Da mesma forma, a Carta Magna estabelece que “todos têm direito ao meio ambiente ecologicamente equilibrado, bem de uso comum do povo e essencial à sadia qualidade de vida, impondo-se ao Poder Público e à coletividade o dever de defendê-lo e preservá-lo para as presentes e futuras gerações”. Quem causa danos ao meio ambiente ou se omite nas políticas públicas para sua preservação, portanto, agride esse bem comum, e agride a nossa Constituição.

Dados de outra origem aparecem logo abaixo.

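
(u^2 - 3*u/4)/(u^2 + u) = (u - 3/4)/(u + 1)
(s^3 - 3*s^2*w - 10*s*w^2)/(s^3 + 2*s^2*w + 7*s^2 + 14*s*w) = (s - 5*w)/(s + 7)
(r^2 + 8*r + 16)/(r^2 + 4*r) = (r + 4)/r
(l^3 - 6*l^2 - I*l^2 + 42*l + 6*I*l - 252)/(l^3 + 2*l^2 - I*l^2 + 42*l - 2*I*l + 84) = (l - 6)/(l + 2)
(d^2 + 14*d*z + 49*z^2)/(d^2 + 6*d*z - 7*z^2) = (-d - 7*z)/(-d + z)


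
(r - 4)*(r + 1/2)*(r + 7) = r^3 + 7*r^2/2 - 53*r/2 - 14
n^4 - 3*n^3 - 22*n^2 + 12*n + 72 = (n - 6)*(n - 2)*(n + 2)*(n + 3)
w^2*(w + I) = w^3 + I*w^2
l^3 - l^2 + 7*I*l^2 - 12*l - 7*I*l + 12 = (l - 1)*(l + 3*I)*(l + 4*I)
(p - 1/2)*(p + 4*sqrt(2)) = p^2 - p/2 + 4*sqrt(2)*p - 2*sqrt(2)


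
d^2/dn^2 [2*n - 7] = 0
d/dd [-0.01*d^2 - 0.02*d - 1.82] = -0.02*d - 0.02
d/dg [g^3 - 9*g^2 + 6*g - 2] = 3*g^2 - 18*g + 6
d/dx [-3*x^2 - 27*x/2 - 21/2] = -6*x - 27/2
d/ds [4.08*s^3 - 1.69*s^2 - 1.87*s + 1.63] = 12.24*s^2 - 3.38*s - 1.87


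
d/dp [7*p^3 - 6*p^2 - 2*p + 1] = 21*p^2 - 12*p - 2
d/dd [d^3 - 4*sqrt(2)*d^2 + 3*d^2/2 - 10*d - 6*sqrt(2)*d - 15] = 3*d^2 - 8*sqrt(2)*d + 3*d - 10 - 6*sqrt(2)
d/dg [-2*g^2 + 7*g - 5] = 7 - 4*g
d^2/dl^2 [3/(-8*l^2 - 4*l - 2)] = 12*(4*l^2 + 2*l - (4*l + 1)^2 + 1)/(4*l^2 + 2*l + 1)^3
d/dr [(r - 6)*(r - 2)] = 2*r - 8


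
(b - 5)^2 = b^2 - 10*b + 25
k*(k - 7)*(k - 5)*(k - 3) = k^4 - 15*k^3 + 71*k^2 - 105*k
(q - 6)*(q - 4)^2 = q^3 - 14*q^2 + 64*q - 96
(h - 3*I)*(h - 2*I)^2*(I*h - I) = I*h^4 + 7*h^3 - I*h^3 - 7*h^2 - 16*I*h^2 - 12*h + 16*I*h + 12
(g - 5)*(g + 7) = g^2 + 2*g - 35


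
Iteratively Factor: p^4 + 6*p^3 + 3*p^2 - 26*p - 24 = (p + 4)*(p^3 + 2*p^2 - 5*p - 6) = (p - 2)*(p + 4)*(p^2 + 4*p + 3) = (p - 2)*(p + 3)*(p + 4)*(p + 1)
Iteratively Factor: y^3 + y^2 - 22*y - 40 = (y - 5)*(y^2 + 6*y + 8) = (y - 5)*(y + 4)*(y + 2)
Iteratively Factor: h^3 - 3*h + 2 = (h - 1)*(h^2 + h - 2) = (h - 1)*(h + 2)*(h - 1)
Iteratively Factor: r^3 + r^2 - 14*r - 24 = (r + 3)*(r^2 - 2*r - 8) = (r + 2)*(r + 3)*(r - 4)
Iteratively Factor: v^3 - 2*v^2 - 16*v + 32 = (v - 2)*(v^2 - 16) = (v - 2)*(v + 4)*(v - 4)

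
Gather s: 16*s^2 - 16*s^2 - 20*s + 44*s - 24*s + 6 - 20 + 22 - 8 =0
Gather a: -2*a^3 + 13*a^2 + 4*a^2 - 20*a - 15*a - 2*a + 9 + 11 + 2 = -2*a^3 + 17*a^2 - 37*a + 22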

O direito ao contraditório e à ampla defesa, consagrados na nossa Constituição, não podem ser apenas inscrições em folha de papel. São pilares do Estado Democrático de Direito. O enfrentamento indispensável às imperfeições e desvios de todo tipo da nossa sociedade nunca poderão ser feitos ao arrepio desses princípios constitucionais. Aquele que, sob qualquer pretexto, despreza o direito de defesa, estará desprezando nossa Constituição.

Assim, a OAB se situa onde sempre esteve, na defesa do Estado Democrático de Direito, ao seguir a trilha do antirracismo, da defesa do meio ambiente e do avanço da civilização. Honra nossos princípios ao reagir a cada tentativa de cerceamento da liberdade de expressão e de imprensa, combater a propagação de notícias falsas, a desinformação, em especial nas redes sociais, com o seu efeito nefasto para a democracia.

Ao celebrar os 90 anos da Ordem dos Advogados do Brasil, homenageio as advogadas e os advogados que constroem nossa entidade, batalham por Justiça e honram seu juramento de “exercer a advocacia com dignidade e independência, observar a ética, os deveres e prerrogativas profissionais e defender a Constituição, a ordem jurídica do Estado Democrático, os direitos humanos, a justiça social, a boa aplicação das leis, a rápida administração da Justiça e o aperfeiçoamento da cultura e das instituições jurídicas”.

Esse compromisso é a argamassa que une a advocacia, garante a relevância de sua atuação, e mantém seu o olhar para o futuro, vigilante, ciente de que que não existe direito assegurado que não possa ser violado. Daí a necessidade da advocacia forte, respeitada e valorizada como guardiã de cidadãos e cidadãs. Os próximos 90 anos começam agora.